Life of a Perfetto tracing session

This document explains how producer, service and consumer interact end-to-end during a tracing session, with references to code and IPC requests / responses.

  1. One or more producers connect to the tracing service and sets up their IPC channels.
  2. Each producer advertises one or more data sources through the RegisterDataSource IPC. Nothing more happens on the Producer until this point. Nothing traces by default.
  3. A consumer connects to the tracing service and sets up the IPC channel.
  4. The consumer starts a tracing session sending a trace config to the service through the EnableTracing IPC.
  5. The service creates as many new trace buffers as specified in the config.
  6. The service iterates through the data_sources section of the trace config: for each entry, if a matching data source is found in the producer(s) (accordingly to what advertised in step 2):
  7. The service sends a SetupTracing IPC message, passing a shared memory buffer to the producer(s) (only once for each producer).
  8. The service sends a StartDataSource IPC message to each producer, for each data source configured in the trace config and present in the producer (if any).
  9. The producer creates one or more data source instance, as instructed in the previous step.
  10. Each data source instance creates one or more TraceWriter (typically one for each thread).
  11. Each TraceWriter writes one or more TracePacket.
  12. While doing so, each TraceWriter takes ownership of shared memory buffer's chunks, using the SharedMemoryArbiter.
  13. While writing a TracePacket, the TraceWriter will unavoidably cross the chunk boundary (typically 4KB, but can configured to be smaller).
  14. When this happens the TraceWriter will release the current chunk and acquire a new chunk through the SharedMemoryArbiter.
  15. The SharedMemoryArbiter will, out-of-band, send a CommitDataRequest to the service, requesting it to move some chunks of the shared memory buffer into the final trace buffer.
  16. If one or more long TracePacket were fragmented over several chunks, it is possible that some of these chunks are gone from the shared memory buffer and committed into the final trace buffer (step 16). In this case, the SharedMemoryArbiter will send an other CommitDataRequest IPC message to request the out-of-band patching of the chunk data into the final trace buffer.
  17. The service will check if the given chunk, identified by the tuple {ProducerID (unspoofable), WriterID, ChunkID} is still present in the trace buffer and if so will proceed to patch it (% checks).
  18. The consumer sends a FlushRequest to the service, asking it commit all data on flight in the trace buffers.
  19. The service, in turn, issues a Flush request to all producers involved in the trace session.
  20. The producer(s) will Flush() all their TraceWriter and reply to the service flush request.

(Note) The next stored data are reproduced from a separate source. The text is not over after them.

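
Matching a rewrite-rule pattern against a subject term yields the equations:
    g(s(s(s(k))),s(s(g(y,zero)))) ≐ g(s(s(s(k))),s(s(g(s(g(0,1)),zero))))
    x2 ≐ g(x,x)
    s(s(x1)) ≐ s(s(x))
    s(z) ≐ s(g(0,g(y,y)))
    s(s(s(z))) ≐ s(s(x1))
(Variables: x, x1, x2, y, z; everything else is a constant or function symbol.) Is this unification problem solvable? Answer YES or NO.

Decompose g/2: s(s(s(k))) ≐ s(s(s(k))),  s(s(g(y,zero))) ≐ s(s(g(s(g(0,1)),zero))).
Delete trivial equation s(s(s(k))) ≐ s(s(s(k))).
Decompose s/1: s(g(y,zero)) ≐ s(g(s(g(0,1)),zero)).
Decompose s/1: g(y,zero) ≐ g(s(g(0,1)),zero).
Decompose g/2: y ≐ s(g(0,1)),  zero ≐ zero.
Bind y := s(g(0,1)); substituting into the one remaining equation that mentions y gives: s(z) ≐ s(g(0,g(s(g(0,1)),s(g(0,1))))).
Delete trivial equation zero ≐ zero.
Bind x2 := g(x,x); no other remaining equation mentions x2.
Decompose s/1: s(x1) ≐ s(x).
Decompose s/1: x1 ≐ x.
Bind x1 := x; substituting into the one remaining equation that mentions x1 gives: s(s(s(z))) ≐ s(s(x)).
Decompose s/1: z ≐ g(0,g(s(g(0,1)),s(g(0,1)))).
Bind z := g(0,g(s(g(0,1)),s(g(0,1)))); substituting into the remaining equation gives: s(s(s(g(0,g(s(g(0,1)),s(g(0,1))))))) ≐ s(s(x)).
Decompose s/1: s(s(g(0,g(s(g(0,1)),s(g(0,1)))))) ≐ s(x).
Decompose s/1: s(g(0,g(s(g(0,1)),s(g(0,1))))) ≐ x.
Bind x := s(g(0,g(s(g(0,1)),s(g(0,1))))). Substituting into the earlier bindings gives x2 := g(s(g(0,g(s(g(0,1)),s(g(0,1))))),s(g(0,g(s(g(0,1)),s(g(0,1)))))), x1 := s(g(0,g(s(g(0,1)),s(g(0,1))))).
No equations remain and no clash or occurs-check failure arose, so a unifier exists.

YES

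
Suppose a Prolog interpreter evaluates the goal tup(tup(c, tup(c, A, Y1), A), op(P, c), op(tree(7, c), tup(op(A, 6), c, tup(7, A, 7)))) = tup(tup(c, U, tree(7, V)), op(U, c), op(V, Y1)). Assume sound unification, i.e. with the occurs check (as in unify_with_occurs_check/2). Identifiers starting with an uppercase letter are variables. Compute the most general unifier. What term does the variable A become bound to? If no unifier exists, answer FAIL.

Decompose tup/3: tup(c, tup(c, A, Y1), A) = tup(c, U, tree(7, V)),  op(P, c) = op(U, c),  op(tree(7, c), tup(op(A, 6), c, tup(7, A, 7))) = op(V, Y1).
Decompose tup/3: c = c,  tup(c, A, Y1) = U,  A = tree(7, V).
Delete trivial equation c = c.
Bind U := tup(c, A, Y1); substituting into the one remaining equation that mentions U gives: op(P, c) = op(tup(c, A, Y1), c).
Bind A := tree(7, V); substituting into the remaining equations gives: op(P, c) = op(tup(c, tree(7, V), Y1), c),  op(tree(7, c), tup(op(tree(7, V), 6), c, tup(7, tree(7, V), 7))) = op(V, Y1). Substituting into the earlier binding gives U := tup(c, tree(7, V), Y1).
Decompose op/2: P = tup(c, tree(7, V), Y1),  c = c.
Bind P := tup(c, tree(7, V), Y1); no other remaining equation mentions P.
Delete trivial equation c = c.
Decompose op/2: tree(7, c) = V,  tup(op(tree(7, V), 6), c, tup(7, tree(7, V), 7)) = Y1.
Bind V := tree(7, c); substituting into the remaining equation gives: tup(op(tree(7, tree(7, c)), 6), c, tup(7, tree(7, tree(7, c)), 7)) = Y1. Substituting into the earlier bindings gives U := tup(c, tree(7, tree(7, c)), Y1), A := tree(7, tree(7, c)), P := tup(c, tree(7, tree(7, c)), Y1).
Bind Y1 := tup(op(tree(7, tree(7, c)), 6), c, tup(7, tree(7, tree(7, c)), 7)). Substituting into the earlier bindings gives U := tup(c, tree(7, tree(7, c)), tup(op(tree(7, tree(7, c)), 6), c, tup(7, tree(7, tree(7, c)), 7))), P := tup(c, tree(7, tree(7, c)), tup(op(tree(7, tree(7, c)), 6), c, tup(7, tree(7, tree(7, c)), 7))).
MGU = { U -> tup(c, tree(7, tree(7, c)), tup(op(tree(7, tree(7, c)), 6), c, tup(7, tree(7, tree(7, c)), 7))), A -> tree(7, tree(7, c)), P -> tup(c, tree(7, tree(7, c)), tup(op(tree(7, tree(7, c)), 6), c, tup(7, tree(7, tree(7, c)), 7))), V -> tree(7, c), Y1 -> tup(op(tree(7, tree(7, c)), 6), c, tup(7, tree(7, tree(7, c)), 7)) }, so A -> tree(7, tree(7, c)).

tree(7, tree(7, c))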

  21. Once the service has received an ACK to all flush requests from all producers (or the flush timeout has expired) it replies to the consumer's FlushRequest
  22. The consumer optionally sends a DisableTracing IPC request to stop tracing and freeze the content of the trace buffers.
  23. The service will in turn broadcast a StopDataSource request for each data source in each Producer.

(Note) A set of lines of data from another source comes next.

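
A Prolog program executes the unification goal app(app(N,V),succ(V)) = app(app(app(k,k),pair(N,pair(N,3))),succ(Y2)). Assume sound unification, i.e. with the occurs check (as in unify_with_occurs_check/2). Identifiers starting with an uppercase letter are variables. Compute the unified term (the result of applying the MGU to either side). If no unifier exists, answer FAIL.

app(app(app(k,k),pair(app(k,k),pair(app(k,k),3))),succ(pair(app(k,k),pair(app(k,k),3))))

Decompose app/2: app(N,V) = app(app(k,k),pair(N,pair(N,3))),  succ(V) = succ(Y2).
Decompose app/2: N = app(k,k),  V = pair(N,pair(N,3)).
Bind N := app(k,k); substituting into the one remaining equation that mentions N gives: V = pair(app(k,k),pair(app(k,k),3)).
Bind V := pair(app(k,k),pair(app(k,k),3)); substituting into the remaining equation gives: succ(pair(app(k,k),pair(app(k,k),3))) = succ(Y2).
Decompose succ/1: pair(app(k,k),pair(app(k,k),3)) = Y2.
Bind Y2 := pair(app(k,k),pair(app(k,k),3)).
Applying the MGU to either side gives app(app(app(k,k),pair(app(k,k),pair(app(k,k),3))),succ(pair(app(k,k),pair(app(k,k),3)))).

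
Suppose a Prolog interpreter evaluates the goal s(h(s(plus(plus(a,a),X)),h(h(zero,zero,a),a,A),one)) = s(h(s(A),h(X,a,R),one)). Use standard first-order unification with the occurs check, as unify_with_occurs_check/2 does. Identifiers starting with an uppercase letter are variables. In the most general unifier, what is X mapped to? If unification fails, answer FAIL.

h(zero,zero,a)

Decompose s/1: h(s(plus(plus(a,a),X)),h(h(zero,zero,a),a,A),one) = h(s(A),h(X,a,R),one).
Decompose h/3: s(plus(plus(a,a),X)) = s(A),  h(h(zero,zero,a),a,A) = h(X,a,R),  one = one.
Decompose s/1: plus(plus(a,a),X) = A.
Bind A := plus(plus(a,a),X); substituting into the one remaining equation that mentions A gives: h(h(zero,zero,a),a,plus(plus(a,a),X)) = h(X,a,R).
Decompose h/3: h(zero,zero,a) = X,  a = a,  plus(plus(a,a),X) = R.
Bind X := h(zero,zero,a); substituting into the one remaining equation that mentions X gives: plus(plus(a,a),h(zero,zero,a)) = R. Substituting into the earlier binding gives A := plus(plus(a,a),h(zero,zero,a)).
Delete trivial equation a = a.
Bind R := plus(plus(a,a),h(zero,zero,a)); no other remaining equation mentions R.
Delete trivial equation one = one.
MGU = { A ↦ plus(plus(a,a),h(zero,zero,a)), X ↦ h(zero,zero,a), R ↦ plus(plus(a,a),h(zero,zero,a)) }, so X ↦ h(zero,zero,a).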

  24. At this point the Consumer issues a ReadBuffers IPC request (unless it did previously pass a file descriptor to the service when enabling the trace through the write_into_file field of the trace config).
  25. The service reads the trace buffers and streams all the TracePacket(s) back to the consumer.
  26. If a trace packet stored in the trace buffer is incomplete (e.g., a fragment is missing) or is marked as pending out-of-band patching, the given writer sequence is interrupted and no more packets for that sequence are read. Other packets for other TraceWriter sequences will be unaffected.
  27. The consumer sends a FreeBuffers (or simply disconnects).
  28. The service tears down all the trace buffers for the session.